Baton Rouge, Louisiana (BRPROUD) Financial planner Gregory Ricks encourages everyone to take control of their savings if they are out of control. He recommends running a budget audit to see how much money is coming in and how much is going out to see where the waste is. Ricks offers budgeting tools to help people get started. Mr. Ricks answered the following questions about his retirement:
How much should you save for retirement?
• According to the survey, the majority of savers say they need at least $3 million.
• A general rule of thumb is that you should save 10-15% of your pre-tax income for retirement.
• The exact amount you need will depend on your personal financial situation and your desired retirement lifestyle. If you want to know if you’re on the right path toward retirement, here are some savings milestones.
• When you turn 30, save an amount of your annual income.
• By age 40, you should have accumulated three times your annual income.
• My goal at age 60 is eight times my annual income.
• You should have 10 to 12 times your annual income in retirement savings by the time you retire.
How can I reach my retirement savings goals?
Leverage your 401(k)
• In 2023, individuals can contribute $22,500 to 401(k) plans. If your company offers matching, you and your employer can save a total of $66,000.
• Unfortunately, 17% of workers do not contribute to their employer-provided retirement account.
• Of those employees who contribute to 401(k) plans, 17.5 million miss a full match, leaving disposable cash on the table.

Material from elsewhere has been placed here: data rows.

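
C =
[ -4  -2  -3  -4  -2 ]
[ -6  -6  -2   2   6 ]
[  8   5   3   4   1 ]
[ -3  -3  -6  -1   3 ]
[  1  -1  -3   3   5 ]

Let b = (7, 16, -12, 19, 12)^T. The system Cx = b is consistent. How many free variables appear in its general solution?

Row reduce the augmented matrix [C | b].
R2 ← R2 − (3/2)·R1: [0, -3, 5/2, 8, 9, 11/2]
R3 ← R3 + (2)·R1: [0, 1, -3, -4, -3, 2]
R4 ← R4 − (3/4)·R1: [0, -3/2, -15/4, 2, 9/2, 55/4]
R5 ← R5 + (1/4)·R1: [0, -3/2, -15/4, 2, 9/2, 55/4]
R3 ← R3 + (1/3)·R2: [0, 0, -13/6, -4/3, 0, 23/6]
R4 ← R4 − (1/2)·R2: [0, 0, -5, -2, 0, 11]
R5 ← R5 − (1/2)·R2: [0, 0, -5, -2, 0, 11]
R4 ← R4 − (30/13)·R3: [0, 0, 0, 14/13, 0, 28/13]
R5 ← R5 − (30/13)·R3: [0, 0, 0, 14/13, 0, 28/13]
R5 ← R5 − R4: [0, 0, 0, 0, 0, 0]
The echelon form has 4 nonzero rows, and every pivot lies in the first 5 columns, so rank(C) = rank([C|b]) = 4.
The system is consistent.
Free variables = (unknowns) − (rank) = 5 − 4 = 1.

1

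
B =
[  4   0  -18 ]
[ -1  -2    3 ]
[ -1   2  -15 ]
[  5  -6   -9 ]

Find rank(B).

Row reduce to echelon form.
R2 ← R2 + (1/4)·R1: [0, -2, -3/2]
R3 ← R3 + (1/4)·R1: [0, 2, -39/2]
R4 ← R4 − (5/4)·R1: [0, -6, 27/2]
R3 ← R3 + R2: [0, 0, -21]
R4 ← R4 − (3)·R2: [0, 0, 18]
R4 ← R4 + (6/7)·R3: [0, 0, 0]
Echelon form has 3 nonzero rows, so rank(B) = 3.

3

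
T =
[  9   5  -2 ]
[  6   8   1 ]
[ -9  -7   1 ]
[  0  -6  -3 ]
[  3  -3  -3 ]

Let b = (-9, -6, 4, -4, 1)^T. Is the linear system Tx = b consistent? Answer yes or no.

Row reduce the augmented matrix [T | b].
R2 ← R2 − (2/3)·R1: [0, 14/3, 7/3, 0]
R3 ← R3 + R1: [0, -2, -1, -5]
R5 ← R5 − (1/3)·R1: [0, -14/3, -7/3, 4]
R3 ← R3 + (3/7)·R2: [0, 0, 0, -5]
R4 ← R4 + (9/7)·R2: [0, 0, 0, -4]
R5 ← R5 + R2: [0, 0, 0, 4]
R4 ← R4 − (4/5)·R3: [0, 0, 0, 0]
R5 ← R5 + (4/5)·R3: [0, 0, 0, 0]
The echelon form has 3 nonzero rows; the last pivot sits in the augmented column, so rank(T) = 2 but rank([T|b]) = 3.
Since the ranks differ, the system is inconsistent.

no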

• We recommend donating 10-15% of all paychecks to a 401(k). If you can’t manage it, you should at least contribute enough to align with the company.
Open an IRA
• Consider opening an Individual Retirement Account (IRA) for additional income in retirement.
• There are two main types of IRA: Traditional or Roth.

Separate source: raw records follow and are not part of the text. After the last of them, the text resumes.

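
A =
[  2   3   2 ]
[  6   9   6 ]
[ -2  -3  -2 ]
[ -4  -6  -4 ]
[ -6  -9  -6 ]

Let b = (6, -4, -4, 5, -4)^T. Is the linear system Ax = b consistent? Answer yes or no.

no

Row reduce the augmented matrix [A | b].
R2 ← R2 − (3)·R1: [0, 0, 0, -22]
R3 ← R3 + R1: [0, 0, 0, 2]
R4 ← R4 + (2)·R1: [0, 0, 0, 17]
R5 ← R5 + (3)·R1: [0, 0, 0, 14]
R3 ← R3 + (1/11)·R2: [0, 0, 0, 0]
R4 ← R4 + (17/22)·R2: [0, 0, 0, 0]
R5 ← R5 + (7/11)·R2: [0, 0, 0, 0]
The echelon form has 2 nonzero rows; the last pivot sits in the augmented column, so rank(A) = 1 but rank([A|b]) = 2.
Since the ranks differ, the system is inconsistent.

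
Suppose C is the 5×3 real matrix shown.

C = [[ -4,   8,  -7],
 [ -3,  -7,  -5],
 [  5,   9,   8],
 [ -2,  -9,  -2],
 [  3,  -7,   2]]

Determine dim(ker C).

0

Row reduce to echelon form.
R2 ← R2 − (3/4)·R1: [0, -13, 1/4]
R3 ← R3 + (5/4)·R1: [0, 19, -3/4]
R4 ← R4 − (1/2)·R1: [0, -13, 3/2]
R5 ← R5 + (3/4)·R1: [0, -1, -13/4]
R3 ← R3 + (19/13)·R2: [0, 0, -5/13]
R4 ← R4 − R2: [0, 0, 5/4]
R5 ← R5 − (1/13)·R2: [0, 0, -85/26]
R4 ← R4 + (13/4)·R3: [0, 0, 0]
R5 ← R5 − (17/2)·R3: [0, 0, 0]
3 nonzero rows, so rank(C) = 3.
C has 3 columns; by rank–nullity, nullity = 3 − 3 = 0.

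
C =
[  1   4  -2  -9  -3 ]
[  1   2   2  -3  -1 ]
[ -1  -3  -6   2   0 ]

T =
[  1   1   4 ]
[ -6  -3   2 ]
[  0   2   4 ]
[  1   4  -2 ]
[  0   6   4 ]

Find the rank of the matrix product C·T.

First compute CT:
[[-32, -69,  10],
 [-14, -19,  18],
 [ 19,   4, -38]]
Now row reduce the product.
R2 ← R2 − (7/16)·R1: [0, 179/16, 109/8]
R3 ← R3 + (19/32)·R1: [0, -1183/32, -513/16]
R3 ← R3 + (1183/358)·R2: [0, 0, 2320/179]
3 nonzero rows, so rank(CT) = 3.

3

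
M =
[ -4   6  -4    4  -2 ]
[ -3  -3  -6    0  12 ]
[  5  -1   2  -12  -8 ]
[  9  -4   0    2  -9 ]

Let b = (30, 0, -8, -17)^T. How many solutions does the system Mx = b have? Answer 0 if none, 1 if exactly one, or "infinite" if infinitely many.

infinite

Row reduce the augmented matrix [M | b].
R2 ← R2 − (3/4)·R1: [0, -15/2, -3, -3, 27/2, -45/2]
R3 ← R3 + (5/4)·R1: [0, 13/2, -3, -7, -21/2, 59/2]
R4 ← R4 + (9/4)·R1: [0, 19/2, -9, 11, -27/2, 101/2]
R3 ← R3 + (13/15)·R2: [0, 0, -28/5, -48/5, 6/5, 10]
R4 ← R4 + (19/15)·R2: [0, 0, -64/5, 36/5, 18/5, 22]
R4 ← R4 − (16/7)·R3: [0, 0, 0, 204/7, 6/7, -6/7]
The echelon form has 4 nonzero rows, and every pivot lies in the first 5 columns, so rank(M) = rank([M|b]) = 4.
The system is consistent.
rank = 4 < 5 unknowns, so there are infinitely many solutions.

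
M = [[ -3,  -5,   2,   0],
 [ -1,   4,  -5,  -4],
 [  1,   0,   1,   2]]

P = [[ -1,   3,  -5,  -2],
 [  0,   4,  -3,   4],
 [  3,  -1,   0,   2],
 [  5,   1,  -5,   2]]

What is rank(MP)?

First compute MP:
[[  9, -31,  30, -10],
 [-34,  14,  13,   0],
 [ 12,   4, -15,   4]]
Now row reduce the product.
R2 ← R2 + (34/9)·R1: [0, -928/9, 379/3, -340/9]
R3 ← R3 − (4/3)·R1: [0, 136/3, -55, 52/3]
R3 ← R3 + (51/116)·R2: [0, 0, 63/116, 21/29]
3 nonzero rows, so rank(MP) = 3.

3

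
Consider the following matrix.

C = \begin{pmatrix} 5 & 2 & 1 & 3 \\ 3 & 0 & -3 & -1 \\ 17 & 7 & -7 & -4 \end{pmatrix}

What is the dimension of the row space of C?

3

Row reduce to echelon form.
R2 ← R2 − (3/5)·R1: [0, -6/5, -18/5, -14/5]
R3 ← R3 − (17/5)·R1: [0, 1/5, -52/5, -71/5]
R3 ← R3 + (1/6)·R2: [0, 0, -11, -44/3]
Echelon form has 3 nonzero rows, so rank(C) = 3.
The row space has dimension equal to the rank: 3.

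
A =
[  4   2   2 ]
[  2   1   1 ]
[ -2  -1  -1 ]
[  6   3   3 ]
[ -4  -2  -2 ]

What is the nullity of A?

Row reduce to echelon form.
R2 ← R2 − (1/2)·R1: [0, 0, 0]
R3 ← R3 + (1/2)·R1: [0, 0, 0]
R4 ← R4 − (3/2)·R1: [0, 0, 0]
R5 ← R5 + R1: [0, 0, 0]
1 nonzero row, so rank(A) = 1.
A has 3 columns; by rank–nullity, nullity = 3 − 1 = 2.

2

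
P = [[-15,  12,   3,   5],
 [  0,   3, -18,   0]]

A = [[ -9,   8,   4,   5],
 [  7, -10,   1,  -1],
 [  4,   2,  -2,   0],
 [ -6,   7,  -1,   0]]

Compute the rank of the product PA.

First compute PA:
[[201, -199, -59, -87],
 [-51, -66,  39,  -3]]
Now row reduce the product.
R2 ← R2 + (17/67)·R1: [0, -7805/67, 1610/67, -1680/67]
2 nonzero rows, so rank(PA) = 2.

2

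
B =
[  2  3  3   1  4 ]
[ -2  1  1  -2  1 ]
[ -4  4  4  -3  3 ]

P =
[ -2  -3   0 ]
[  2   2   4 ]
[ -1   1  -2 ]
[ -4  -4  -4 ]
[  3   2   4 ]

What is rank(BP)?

First compute BP:
[[  7,   7,  18],
 [ 16,  19,  14],
 [ 33,  42,  32]]
Now row reduce the product.
R2 ← R2 − (16/7)·R1: [0, 3, -190/7]
R3 ← R3 − (33/7)·R1: [0, 9, -370/7]
R3 ← R3 − (3)·R2: [0, 0, 200/7]
3 nonzero rows, so rank(BP) = 3.

3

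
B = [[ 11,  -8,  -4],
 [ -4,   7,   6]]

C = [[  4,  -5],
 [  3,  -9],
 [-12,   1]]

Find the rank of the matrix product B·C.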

• Contributions to a traditional IRA are tax deductible and your investment income will increase tax-free until you withdraw the funds at retirement.
• With a Roth IRA, your contributions are taxable up front and you can withdraw the funds tax-free when you retire.
Automate your contributions
• One of the most efficient ways to save for retirement is to automatically fund your 401(k) or other retirement account directly from your paycheck.
• This reduces the temptation to spend money instead of saving it.
• It’s also important to increase your savings over time. This can also be automated. Consider donating an additional 1-2% annually or semi-annually.
• A small increase in salary may not be noticeable, but it makes a big difference. If you want to work out the numbers, my his website gregoryricks.com has a retirement calculator.
• Do not withdraw from your account before you need your retirement money. If she leaves her 401(k) before she turns 59 1/2, the money will be taxed as regular income and subject to a 10% fine.
• There are some exceptions to early withdrawal penalties. If you are considering receiving money from your 401(k), we recommend that you consult with a financial professional.
Do you have any advice for people approaching retirement and realizing they don’t have enough savings?
Take advantage of catch-up contributions
• Retirement accounts are designed to help workers over the age of 50 by allowing additional catch-up contributions.
• In 2023, catch-up contributions will allow workers 50 and older to save up to $73,500 on their 401(k)s.
• If you’re seriously considering retirement, save as much as you can while you’re still getting paid.
ask for help
• No matter how old you are, our financial experts can help you create a retirement savings plan that meets your needs.
• This plan should evolve as you approach retirement and include everything from social security to tax planning strategies.